Gallant, Jessica, et al. Temporary unemployment and labor market dynamics during the COVID-19 recession. No. w27924, Web.

The labor market dynamics of the COVID-19 recession in the United States are studied using a search-and-matching model incorporating temporary unemployment. Gallant et al. (2020) calibrate the model using panel data from the Current Population Survey from 2001 to 2019. To explain professional unemployment rate estimates, the study finds that some combination of the vacancy rate, job separation rate, and recall rate of workers on temporary layoff must decline significantly from current levels in the next months.

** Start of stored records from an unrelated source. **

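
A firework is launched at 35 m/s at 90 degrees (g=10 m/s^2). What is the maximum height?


Given: v0 = 35 m/s, theta = 90 deg, g = 10 m/s^2
sin^2(90) = 1
Using H = v0^2 * sin^2(theta) / (2*g)
H = 35^2 * 1 / (2*10)
H = 1225 * 1 / 20
H = 1225 / 20
H = 245/4 m

245/4 m


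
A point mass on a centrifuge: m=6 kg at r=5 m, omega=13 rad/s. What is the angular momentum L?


Given: m = 6 kg, r = 5 m, omega = 13 rad/s
For a point mass: I = m*r^2
I = 6*5^2 = 6*25 = 150
L = I*omega = 150*13
L = 1950 kg*m^2/s

1950 kg*m^2/s


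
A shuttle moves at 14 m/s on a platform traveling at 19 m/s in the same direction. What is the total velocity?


Given: object velocity = 14 m/s, platform velocity = 19 m/s (same direction)
Using classical velocity addition: v_total = v_object + v_platform
v_total = 14 + 19
v_total = 33 m/s

33 m/s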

The article is trustworthy since it employs a specific model to forecast the unemployment rate for the following 18 months. When compared to a model that does not distinguish between temporary and permanent unemployment and professional and academic projections, the model predicts a faster recovery under a variety of assumptions regarding job losses and labor demand. The study also uses panel data from the Current Population Survey from 2001 to 2019 to calibrate its model.

The source is useful for future research since it aids in distinguishing between temporary and permanent unemployment during COVID-19. According to Gallant et al. (2020), the significant number of workers on temporary layoff at the outset of the COVID19 recession resulted in substantially less of a change in market tightness than if all of these workers had been permanently laid off.

Works Cited

Bauer, Anja, et al. Competing for jobs: How COVID-19 changes search behaviour in the labour market. No. 33/2020. IAB-Discussion Paper, Web.

Blustein, David L., et al. “Unemployment in the time of COVID-19: A research agenda.” Journal of Vocational Behavior 119 (2020): 103436. Web.

Gallant, Jessica, et al. Temporary unemployment and labor market dynamics during the COVID-19 recession. No. w27924. National Bureau of Economic Research, 2020. Web.

Gros, Daniel, and Alexandre Ounnas. “Labour market responses to the Covid-19 crisis in the United States and Europe.” (2021). Web.

Posel, Dorrit, Adeola Oyenubi, and Umakrishnan Kollamparambil. “Job loss and mental health during the COVID-19 lockdown: Evidence from South Africa.” PloS one 16.3 (2021): e0249352. Web.